As many of you know, I have been an artist advocate since before I even moved into the music and technology sector.  Having the benefit of being a performing musician at times (granted not at the level of many of our clients at VNUE), it is very easy for me to see and identify problems and current trends in the industry.  With the added benefit of having worked in technology, and constantly looking for solutions that will help artists make more money and give them more control over their art, I’ve been fortunate enough to create viable solutions and have a very good understanding of how to fit the pieces together.

But what many artists and musicians don’t think about is this:  They are ultimately the sole decision makers when it comes to creating more of an opportunity to create revenue (income) for themselves.  They are the facilitator; and they can also be the roadblock.

For example, if you think you are going to make a record and strike a big deal with a label, guess what?  You’re wrong.  Well, at least 99.9% of the time.  These days, things are a lot different.  Unless you already have 100K or more followers on your social media, a major label won’t take a second look at you.  And even if you get a deal, you likely will still be relying on your touring income for years.

But there are other ways to take control of your career and make a good living, and even succeed.  Innovative solutions such as what VNUE is rolling out such as set.fm can help make that difference.  Utilizing Youtube and generating interest and followers is a positive strategy.  Old-school posters and flyers when you play your gigs are never out-of-style.

To be clear when it comes to set.fm, I’m not tooting our own horn, so to speak, but using this as an example.  You MUST be able to think out of the traditional box.

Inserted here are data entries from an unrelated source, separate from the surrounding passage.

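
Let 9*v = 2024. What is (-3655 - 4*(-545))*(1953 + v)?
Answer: -28911475/9 ≈ -3.2124e+6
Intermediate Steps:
v = 2024/9 (v = (⅑)*2024 = 2024/9 ≈ 224.89)
(-3655 - 4*(-545))*(1953 + v) = (-3655 - 4*(-545))*(1953 + 2024/9) = (-3655 + 2180)*(19601/9) = -1475*19601/9 = -28911475/9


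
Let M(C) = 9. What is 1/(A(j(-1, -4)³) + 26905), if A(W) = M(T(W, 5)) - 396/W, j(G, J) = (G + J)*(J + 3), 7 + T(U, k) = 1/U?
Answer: 125/3363854 ≈ 3.7160e-5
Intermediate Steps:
T(U, k) = -7 + 1/U
j(G, J) = (3 + J)*(G + J) (j(G, J) = (G + J)*(3 + J) = (3 + J)*(G + J))
A(W) = 9 - 396/W
1/(A(j(-1, -4)³) + 26905) = 1/((9 - 396/((-4)² + 3*(-1) + 3*(-4) - 1*(-4))³) + 26905) = 1/((9 - 396/(16 - 3 - 12 + 4)³) + 26905) = 1/((9 - 396/(5³)) + 26905) = 1/((9 - 396/125) + 26905) = 1/(729/125 + 26905) = 1/(3363854/125) = 125/3363854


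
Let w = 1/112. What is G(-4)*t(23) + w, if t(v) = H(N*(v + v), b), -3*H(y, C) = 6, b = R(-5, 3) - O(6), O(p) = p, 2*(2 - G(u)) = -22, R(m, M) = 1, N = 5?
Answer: -2911/112 ≈ -25.991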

Set.fm is our technology platform that we use with VNUE to record major artists and release the content to fans right after the show via mobile devices and the web (this is in addition to our traditional physical DiscLive products).  There is no risk to the artist – we do a net split – and the artist gets the major percentage of a revenue share.  As we like to say in the business,  it is “found revenue,” because the artist just gets on stage and does what they always do:  play music.

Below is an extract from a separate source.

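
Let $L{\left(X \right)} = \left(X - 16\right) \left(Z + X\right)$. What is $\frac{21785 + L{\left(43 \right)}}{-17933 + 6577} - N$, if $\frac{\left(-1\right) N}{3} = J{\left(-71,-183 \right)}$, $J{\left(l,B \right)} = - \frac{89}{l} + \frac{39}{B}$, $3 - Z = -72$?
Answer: $\frac{45361007}{49182836} \approx 0.92229$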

But did you know that our technology is available for ALL musicians and artists?  Musicians can download the set.fm “STUDIO” app, and utilize it to capture and upload pristine live recordings of their performances, and market it to their fan base.  Artists can set their own price, and have total control over the content.  You need only go to set.fm and sign up.  There is no cost.

The biggest thing for artists both large and small alike is getting over the jitters for putting something out that is live and “raw”. VNUE has overcome this to a large degree because we mix and master everything on the fly for our clients – folks such as Peter Frampton, Devo, Blondie, Simple Minds (above), and others.  We have built up trust in that regard – quality unsurpassed.

For the average artist, however, you simply must be confident in your art, and treat it like a live broadcast.  It is going to go out, like it or not, right after the show (which is how you can increase your sales potential).  This additional revenue can help underwrite your tour costs, and provide additional exposure so you are not GIVING away your content to gain exposure.  You have worked hard for it.  Let fans support you buy buying it – and buying into you.

There are a lot of other opportunities out there too, today, to help you make money.  But you must be willing to think outside of the traditional box, and take some risks.  There is a glut of content out there, and everyone wants to call themselves an “artist”.  You need to differentiate yourself, not just by your music, but by your effective grassroots marketing, and your strategies.  And you must tour.  Tour hard. Fans are built one by one, at each show – not by hoping you get a “LIKE” on social media, or a one-hit wonder on the radio (fading fast, folks).

At the end of the day, the industry has changed – but the work ethic to get to the top has not.  Work hard, play hard, and create a name for yourself.  Be smart, and use smart tools to help get you there.  Focus on that, and you stand a good chance of making a living at your art.